# Piedmont Rollcall



## Paymaster (Nov 7, 2016)

Who is going this week? Hope they saved us a few good ones. I got hardly any reports for the earlier hunts. We have eight or nine in our group going. It is gonna be different not being able to have campfires.


----------



## OptimumShine (Nov 7, 2016)

I will be there (my first time) with my brother-in-law and father-in-law.  

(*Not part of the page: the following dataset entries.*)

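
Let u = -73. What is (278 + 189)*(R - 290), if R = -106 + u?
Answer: -219023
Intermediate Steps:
R = -179 (R = -106 - 73 = -179)
(278 + 189)*(R - 290) = (278 + 189)*(-179 - 290) = 467*(-469) = -219023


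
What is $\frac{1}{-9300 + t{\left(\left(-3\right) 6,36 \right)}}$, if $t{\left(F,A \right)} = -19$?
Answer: $- \frac{1}{9319} \approx -0.00010731$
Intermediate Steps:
$\frac{1}{-9300 + t{\left(\left(-3\right) 6,36 \right)}} = \frac{1}{-9300 - 19} = \frac{1}{-9319} = - \frac{1}{9319}$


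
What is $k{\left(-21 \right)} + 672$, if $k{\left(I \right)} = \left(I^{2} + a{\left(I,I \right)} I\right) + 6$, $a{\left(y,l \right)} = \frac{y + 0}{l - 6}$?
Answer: $\frac{3308}{3} \approx 1102.7$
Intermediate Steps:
$a{\left(y,l \right)} = \frac{y}{-6 + l}$
$k{\left(I \right)} = 6 + I^{2} + \frac{I^{2}}{-6 + I}$ ($k{\left(I \right)} = \left(I^{2} + \frac{I}{-6 + I} I\right) + 6 = \left(I^{2} + \frac{I^{2}}{-6 + I}\right) + 6 = 6 + I^{2} + \frac{I^{2}}{-6 + I}$)
$k{\left(-21 \right)} + 672 = \frac{\left(-21\right)^{2} + \left(-6 - 21\right) \left(6 + \left(-21\right)^{2}\right)}{-6 - 21} + 672 = \frac{441 - 27 \left(6 + 441\right)}{-27} + 672 = - \frac{441 - 12069}{27} + 672 = \left(- \frac{1}{27}\right) \left(-11628\right) + 672 = \frac{1292}{3} + 672 = \frac{3308}{3}$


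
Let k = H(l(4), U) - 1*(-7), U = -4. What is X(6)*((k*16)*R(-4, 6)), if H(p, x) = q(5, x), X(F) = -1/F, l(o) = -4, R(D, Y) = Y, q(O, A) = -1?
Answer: -96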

We will be slumming it in the camper at Indian Springs though


----------



## Forshaw3 (Nov 7, 2016)

We will be there there is 9 of us this is my 16th year some in are group have been going for 25+ years. We have all had good luck killing some nice deer i got a really nice 10pt year before last. We will be staying in camp I did hear the this hunt was full to and the rut is really kicking in to and this cool front coming in for the weekend should have them moving good I hope, and true no campfires is going to stink and the dust in camp i'm sure is going to be really bad but hey hopefully the hunting will be great.


----------



## Paymaster (Nov 9, 2016)

We are set up on the concrete slab at the cemetery at the campground.


----------



## snuffy (Nov 13, 2016)

How did it go?


----------



## BIGABOW (Nov 14, 2016)

Sorry I didn't make it over to see yall D- Maybe next time bud!


----------